Об атмосфере запугивания, в которой проходила «дискуссия о „Перевале“», можно судить по выступлениям не столько рапповцев (вполне предсказуемым), сколько идеологически и эстетически близкого к «Перевалу» «Нового мира». Рецензент итоговых сборников группы («Ровесники» и «Перевальцы») писал, что многие произведения перевальцев пишутся «под знаком стихийности, нутра, отрыва от социального»[586], что их творчество отражает «значительное и действительное отставание от нашей современности»[587]. И хотя рецензент завершал свой обзор словами о «талантливости, несомненном субъективно-искреннем стремлении многих из них (перевальцев. — Е.Д.) служить делу пролетарской революции»[588], самоцензура была очевидна. И в самом деле, Во-ронского объявили главным троцкистом в литературе, а потому всякое проявление лояльности к «Перевалу» грозило неизбежными политическими последствиями. Рапповцы же травили «Перевал» яростно. Среди них появились даже «специалисты», которые всецело посвятили себя в эти годы борьбе с «воронщиной». Например, критик Марк Серебрянский позже сумел опубликовать свои опусы в сборнике «Против воронщины» (1932). Названия его статей-доносов вполне отражают пафос «дискуссии о „Перевале“»: «Враг (О Д. Горбове)», «Воронщина сегодня», «Критики-меньшевики» и т. д.

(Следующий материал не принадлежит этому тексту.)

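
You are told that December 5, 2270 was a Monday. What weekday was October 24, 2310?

Day-of-year of December 5, 2270: 339.
Day-of-year of October 24, 2310: 297.
2270 has 365 days, so 365 − 339 = 26 days remain in 2270.
Full years 2271–2309: 30 common + 9 leap = 30×365 + 9×366 = 14244 days.
Total: 26 + 14244 + 297 = 14567 days.
14567 is a multiple of 7, so October 24, 2310 falls on the same weekday: Monday.

Monday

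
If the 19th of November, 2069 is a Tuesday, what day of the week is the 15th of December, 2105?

From November 19, 2069 to November 19, 2105: 36 years, of which 8 contain a Feb 29 — 28×365 + 8×366 = 13148 days.
(2100 is not a leap year (divisible by 100 but not 400).)
November 2105: 30 − 19 = 11 days remain.
December 1–15, 2105: 15 days.
Residual: 26 days.
Total: 13174 days.
13174 is a multiple of 7, so the 15th of December, 2105 falls on the same weekday: Tuesday.

Tuesday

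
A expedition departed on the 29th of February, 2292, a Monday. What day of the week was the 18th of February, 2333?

Saturday

February 2292: 29 − 29 = 0 days remain (2292 is a leap year, so February has 29 days).
Then 491 full months totalling 14946 days.
February 1–18, 2333: 18 days (2333 is not a leap year).
Residual: 14964 days.
Total: 14964 days.
14964 mod 7 = 5, so 5 days after Monday is Saturday.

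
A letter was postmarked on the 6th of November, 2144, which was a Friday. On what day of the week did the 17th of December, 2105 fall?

Count forward from the earlier date (December 17, 2105) to the later (November 6, 2144):
From December 17, 2105 to December 17, 2143: 38 years, of which 9 contain a Feb 29 — 29×365 + 9×366 = 13879 days.
December 2143: 31 − 17 = 14 days remain.
Then 10 full months totalling 305 days.
November 1–6, 2144: 6 days.
Residual: 325 days.
Total: 14204 days.
14204 mod 7 = 1, so 1 day before Friday is Thursday.

Thursday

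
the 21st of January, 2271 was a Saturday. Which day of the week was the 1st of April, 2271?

January 2271: 31 − 21 = 10 days remain.
Then February 2271 (28), March (31): 28 + 31 = 59 days.
April 1, 2271: 1 day.
Total: 10 + 59 + 1 = 70 days.
70 is a multiple of 7, so the 1st of April, 2271 falls on the same weekday: Saturday.

Saturday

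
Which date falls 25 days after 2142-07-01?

2142-07-26

Count 25 days after July 1, 2142:
Within July 2142: 26 − 1 = 25 days.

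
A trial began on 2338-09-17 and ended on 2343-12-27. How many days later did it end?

1927

September 17, 2338 → September 17, 2339: 365 days.
September 17, 2339 → September 17, 2340: 366 days (2340 is a leap year).
September 17, 2340 → September 17, 2341: 365 days.
September 17, 2341 → September 17, 2342: 365 days.
September 17, 2342 → September 17, 2343: 365 days.
September 2343: 30 − 17 = 13 days remain.
Then October (31), November (30): 31 + 30 = 61 days.
December 1–27, 2343: 27 days.
Residual: 101 days.
Total: 1927 days.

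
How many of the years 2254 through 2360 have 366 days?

26

Years divisible by 4: 2256, 2260, …, 2360 — 27 in all.
Of these, 2300 is divisible by 100 but not 400, so not leap.
Leap years: 27 − 1 = 26.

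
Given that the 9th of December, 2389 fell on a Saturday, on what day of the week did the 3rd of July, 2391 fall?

Wednesday

December 2389: 31 − 9 = 22 days remain.
Then 18 full months totalling 546 days.
July 1–3, 2391: 3 days.
Total: 22 + 546 + 3 = 571 days.
571 mod 7 = 4, so 4 days after Saturday is Wednesday.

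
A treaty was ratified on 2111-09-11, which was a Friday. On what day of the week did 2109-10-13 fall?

Sunday

Count forward from the earlier date (October 13, 2109) to the later (September 11, 2111):
October 13, 2109 → October 13, 2110: 365 days.
October 2110: 31 − 13 = 18 days remain.
Then 10 full months totalling 304 days.
September 1–11, 2111: 11 days.
Residual: 333 days.
Total: 698 days.
698 mod 7 = 5, so 5 days before Friday is Sunday.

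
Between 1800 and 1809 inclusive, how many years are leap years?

2

Years divisible by 4 in [1800, 1809]: 1800, 1804, 1808.
Of these, 1800 is divisible by 100 but not 400, so not leap.
Leap years: 3 − 1 = 2.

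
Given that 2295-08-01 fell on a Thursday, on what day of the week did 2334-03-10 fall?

Saturday

Day-of-year of August 1, 2295: 213.
Day-of-year of March 10, 2334: 69.
2295 has 365 days, so 365 − 213 = 152 days remain in 2295.
Full years 2296–2333: 29 common + 9 leap = 29×365 + 9×366 = 13879 days.
Total: 152 + 13879 + 69 = 14100 days.
14100 mod 7 = 2, so 2 days after Thursday is Saturday.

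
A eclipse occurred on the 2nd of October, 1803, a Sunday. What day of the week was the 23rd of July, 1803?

Count forward from the earlier date (July 23, 1803) to the later (October 2, 1803):
July 1803: 31 − 23 = 8 days remain.
Then August (31), September (30): 31 + 30 = 61 days.
October 1–2, 1803: 2 days.
Total: 8 + 61 + 2 = 71 days.
71 mod 7 = 1, so 1 day before Sunday is Saturday.

Saturday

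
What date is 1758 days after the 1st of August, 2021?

the 25th of May, 2026

Count 1758 days after August 1, 2021:
Day-of-year of August 1, 2021: 213.
Day-of-year of May 25, 2026: 145.
2021 has 365 days, so 365 − 213 = 152 days remain in 2021.
Full years: 2022: 365; 2023: 365; 2024: 366; 2025: 365. Sum = 1461.
Total: 152 + 1461 + 145 = 1758 days.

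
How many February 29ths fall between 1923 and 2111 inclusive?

46

Years divisible by 4: 1924, 1928, …, 2108 — 47 in all.
Of these, 2100 is divisible by 100 but not 400, so not leap.
2000 is divisible by 400, so still leap.
Leap years: 47 − 1 = 46.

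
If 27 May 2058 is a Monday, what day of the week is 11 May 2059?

Sunday

May 2058: 31 − 27 = 4 days remain.
Then 11 full months totalling 334 days.
May 1–11, 2059: 11 days.
Total: 4 + 334 + 11 = 349 days.
349 mod 7 = 6, so 6 days after Monday is Sunday.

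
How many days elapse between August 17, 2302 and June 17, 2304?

Day-of-year of August 17, 2302: 229.
Day-of-year of June 17, 2304: 169.
2302 has 365 days, so 365 − 229 = 136 days remain in 2302.
Full years: 2303: 365. Sum = 365.
Total: 136 + 365 + 169 = 670 days.

670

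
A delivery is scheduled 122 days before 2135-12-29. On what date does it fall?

2135-08-29

Count 122 days before December 29, 2135:
August 2135: 31 − 29 = 2 days remain.
Then September (30), October (31), November (30): 30 + 31 + 30 = 91 days.
December 1–29, 2135: 29 days.
Total: 2 + 91 + 29 = 122 days.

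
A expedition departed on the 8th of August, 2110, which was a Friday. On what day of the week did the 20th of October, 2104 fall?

Count forward from the earlier date (October 20, 2104) to the later (August 8, 2110):
October 20, 2104 → October 20, 2105: 365 days.
October 20, 2105 → October 20, 2106: 365 days.
October 20, 2106 → October 20, 2107: 365 days.
October 20, 2107 → October 20, 2108: 366 days (2108 is a leap year).
October 20, 2108 → October 20, 2109: 365 days.
October 2109: 31 − 20 = 11 days remain.
Then 9 full months totalling 273 days.
August 1–8, 2110: 8 days.
Residual: 292 days.
Total: 2118 days.
2118 mod 7 = 4, so 4 days before Friday is Monday.

Monday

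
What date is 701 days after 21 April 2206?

22 March 2208

Count 701 days after April 21, 2206:
April 2206: 30 − 21 = 9 days remain.
Then 22 full months totalling 670 days.
March 1–22, 2208: 22 days.
Total: 9 + 670 + 22 = 701 days.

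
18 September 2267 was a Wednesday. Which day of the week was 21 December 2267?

September 2267: 30 − 18 = 12 days remain.
Then October (31), November (30): 31 + 30 = 61 days.
December 1–21, 2267: 21 days.
Total: 12 + 61 + 21 = 94 days.
94 mod 7 = 3, so 3 days after Wednesday is Saturday.

Saturday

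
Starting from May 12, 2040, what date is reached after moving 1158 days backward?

March 11, 2037

Count 1158 days before May 12, 2040:
Day-of-year of March 11, 2037: 70.
Day-of-year of May 12, 2040: 133.
2037 has 365 days, so 365 − 70 = 295 days remain in 2037.
Full years: 2038: 365; 2039: 365. Sum = 730.
Total: 295 + 730 + 133 = 1158 days.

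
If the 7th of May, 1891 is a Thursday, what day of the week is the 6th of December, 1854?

Count forward from the earlier date (December 6, 1854) to the later (May 7, 1891):
Day-of-year of December 6, 1854: 340.
Day-of-year of May 7, 1891: 127.
1854 has 365 days, so 365 − 340 = 25 days remain in 1854.
Full years 1855–1890: 27 common + 9 leap = 27×365 + 9×366 = 13149 days.
Total: 25 + 13149 + 127 = 13301 days.
13301 mod 7 = 1, so 1 day before Thursday is Wednesday.

Wednesday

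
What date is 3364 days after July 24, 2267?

October 8, 2276

Count 3364 days after July 24, 2267:
Day-of-year of July 24, 2267: 205.
Day-of-year of October 8, 2276: 282.
2267 has 365 days, so 365 − 205 = 160 days remain in 2267.
Full years 2268–2275: 6 common + 2 leap = 6×365 + 2×366 = 2922 days.
Total: 160 + 2922 + 282 = 3364 days.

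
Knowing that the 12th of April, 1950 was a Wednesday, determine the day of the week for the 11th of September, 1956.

April 12, 1950 → April 12, 1951: 365 days.
April 12, 1951 → April 12, 1952: 366 days (1952 is a leap year).
April 12, 1952 → April 12, 1953: 365 days.
April 12, 1953 → April 12, 1954: 365 days.
April 12, 1954 → April 12, 1955: 365 days.
April 12, 1955 → April 12, 1956: 366 days (1956 is a leap year).
April 1956: 30 − 12 = 18 days remain.
Then May (31), June (30), July (31), August (31): 31 + 30 + 31 + 31 = 123 days.
September 1–11, 1956: 11 days.
Residual: 152 days.
Total: 2344 days.
2344 mod 7 = 6, so 6 days after Wednesday is Tuesday.

Tuesday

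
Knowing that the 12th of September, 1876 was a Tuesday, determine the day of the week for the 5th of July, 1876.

Count forward from the earlier date (July 5, 1876) to the later (September 12, 1876):
July 1876: 31 − 5 = 26 days remain.
Then August (31): 31 days.
September 1–12, 1876: 12 days.
Total: 26 + 31 + 12 = 69 days.
69 mod 7 = 6, so 6 days before Tuesday is Wednesday.

Wednesday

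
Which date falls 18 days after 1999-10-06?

1999-10-24

Count 18 days after October 6, 1999:
Within October 1999: 24 − 6 = 18 days.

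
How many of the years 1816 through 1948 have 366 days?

Years divisible by 4: 1816, 1820, …, 1948 — 34 in all.
Of these, 1900 is divisible by 100 but not 400, so not leap.
Leap years: 34 − 1 = 33.

33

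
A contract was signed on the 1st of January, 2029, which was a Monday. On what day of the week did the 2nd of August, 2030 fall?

January 1, 2029 → January 1, 2030: 365 days.
January 2030: 31 − 1 = 30 days remain.
Then February 2030 (28), March (31), April (30), May (31), June (30), July (31): 28 + 31 + 30 + 31 + 30 + 31 = 181 days.
August 1–2, 2030: 2 days.
Residual: 213 days.
Total: 578 days.
578 mod 7 = 4, so 4 days after Monday is Friday.

Friday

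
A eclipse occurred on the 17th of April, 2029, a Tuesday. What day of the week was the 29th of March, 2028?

Count forward from the earlier date (March 29, 2028) to the later (April 17, 2029):
March 29, 2028 → March 29, 2029: 365 days.
March 2029: 31 − 29 = 2 days remain.
April 1–17, 2029: 17 days.
Residual: 19 days.
Total: 384 days.
384 mod 7 = 6, so 6 days before Tuesday is Wednesday.

Wednesday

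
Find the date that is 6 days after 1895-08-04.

1895-08-10

Count 6 days after August 4, 1895:
Within August 1895: 10 − 4 = 6 days.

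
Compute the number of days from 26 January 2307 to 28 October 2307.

January 2307: 31 − 26 = 5 days remain.
Then February 2307 (28), March (31), April (30), May (31), June (30), July (31), August (31), September (30): 28 + 31 + 30 + 31 + 30 + 31 + 31 + 30 = 242 days.
October 1–28, 2307: 28 days.
Total: 5 + 242 + 28 = 275 days.

275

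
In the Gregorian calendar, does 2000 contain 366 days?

2000 is a leap year (divisible by 400).

Yes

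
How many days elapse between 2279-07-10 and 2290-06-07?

3985

Day-of-year of July 10, 2279: 191.
Day-of-year of June 7, 2290: 158.
2279 has 365 days, so 365 − 191 = 174 days remain in 2279.
Full years 2280–2289: 7 common + 3 leap = 7×365 + 3×366 = 3653 days.
Total: 174 + 3653 + 158 = 3985 days.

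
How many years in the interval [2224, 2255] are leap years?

8

Years divisible by 4 in [2224, 2255]: 2224, 2228, 2232, 2236, 2240, 2244, 2248, 2252.
No century exceptions apply. Count: 8.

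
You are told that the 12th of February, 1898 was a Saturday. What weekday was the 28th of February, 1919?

Day-of-year of February 12, 1898: 43.
Day-of-year of February 28, 1919: 59.
1898 has 365 days, so 365 − 43 = 322 days remain in 1898.
Full years 1899–1918: 16 common + 4 leap = 16×365 + 4×366 = 7304 days.
Total: 322 + 7304 + 59 = 7685 days.
7685 mod 7 = 6, so 6 days after Saturday is Friday.

Friday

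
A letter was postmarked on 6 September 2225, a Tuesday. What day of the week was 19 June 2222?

Wednesday

Count forward from the earlier date (June 19, 2222) to the later (September 6, 2225):
June 19, 2222 → June 19, 2223: 365 days.
June 19, 2223 → June 19, 2224: 366 days (2224 is a leap year).
June 19, 2224 → June 19, 2225: 365 days.
June 2225: 30 − 19 = 11 days remain.
Then July (31), August (31): 31 + 31 = 62 days.
September 1–6, 2225: 6 days.
Residual: 79 days.
Total: 1175 days.
1175 mod 7 = 6, so 6 days before Tuesday is Wednesday.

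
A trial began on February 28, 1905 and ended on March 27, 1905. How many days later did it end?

February 1905: 28 − 28 = 0 days remain (1905 is not a leap year, so February has 28 days).
March 1–27, 1905: 27 days.
Total: 0 + 27 = 27 days.

27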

4. «В ожидании великого разводящего…»:
Дискуссия о социальном заказе и конец левого искусства
Эпоха первой пятилетки — с ее индустриализацией и урбанистическим пафосом, коллективизацией, трактуемой как решительный поворот к моденизации деревни, «культурной революцией», призванной «вывести широкие массы трудящихся из условий вековой отсталости», и политическими атаками на «правый уклон как основной» — вызвала мощный идеологический и культурный «сдвиг влево». На эпоху культурной революции пришелся, по сути, последний всплеск левого искусства. К нему левые художники и теоретики пришли организационно ослабленными, знаком чего стало закрытие в 1928 году «Нового ЛЕФа». Хотя основной пафос новолефовской критики был направлен против сложившихся литературных институций, сам «Новый ЛЕФ» оказался одним из самых коротких издательских предприятий своего времени и фактически распался изнутри, что лишний раз доказывало институциональную слабость самих лефовцев.